Masterful rhyming, that’s for sure; I’ve divided it up by measure. But…it’s that word ‘budge’ that annoys me. There’s no definition in the OED that makes sense in this context, though we all understand what it means. Let’s look at the opening stanza, which I’ve always particularly liked:

bride, another
June, another
sunny honey-
moon, another
season, another
reason, for makin’

And there you have it. The pattern of rhyme is different, and it doesn’t feel forced. The first and third lines (brackets indicate the pickup) have no rhyme in this stanza, and they don’t need to. So the ‘udge’ is not only used unnecessarily (the second judge could have been a pronoun), but the incorrect use of budge could have been avoided altogether by replacing it with any of a million other possibilities. Ugh!

19 – 28

22 Jan

Rehearsal in Brooklyn.

Bass always came naturally to me–I wasn’t quite sure what Paul McCartney was playing on the recordings, I thought bass was just something that added an indistinguishable low end. And when I got my first guitar it only took a few months before I realized that I’d memorized and could hum pretty much every Beatles bass line. I didn’t know it was bass yet. And when I began playing bass I had an instinct about it, I didn’t know what I was doing, but I could hit any note given to me as if I did. So it’s always been fairly simple and fun to show up at any rehearsal or gig unprepared, knowing I’d still play excellently. And it’s not laziness…I know what it is to practice, and to be nervous on stage, as I would be when I was a tympanist, practicing endlessly and taking more pleasure in performing Dvorak than I have in performing anything else. It’s just what comes easy.

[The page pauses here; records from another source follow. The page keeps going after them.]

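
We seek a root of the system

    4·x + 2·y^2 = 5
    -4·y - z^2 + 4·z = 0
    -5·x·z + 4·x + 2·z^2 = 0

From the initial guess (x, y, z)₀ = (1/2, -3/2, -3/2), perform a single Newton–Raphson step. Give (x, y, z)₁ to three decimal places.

(-0.263, -1.759, -1.326)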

Piano–a way to memorize tunes is to memorize the melody first, and it’s recommended to memorize the lyrics while you’re doing that, and then to learn the chords off the melody. I didn’t believe it at first, but it seems to work for me.

As many times as I’ve made the drives between NYC and Philly, I had no idea how to get off the Turnpike and pack into Philly last night. I wonder if I have business expenses. I wonder if I am a business.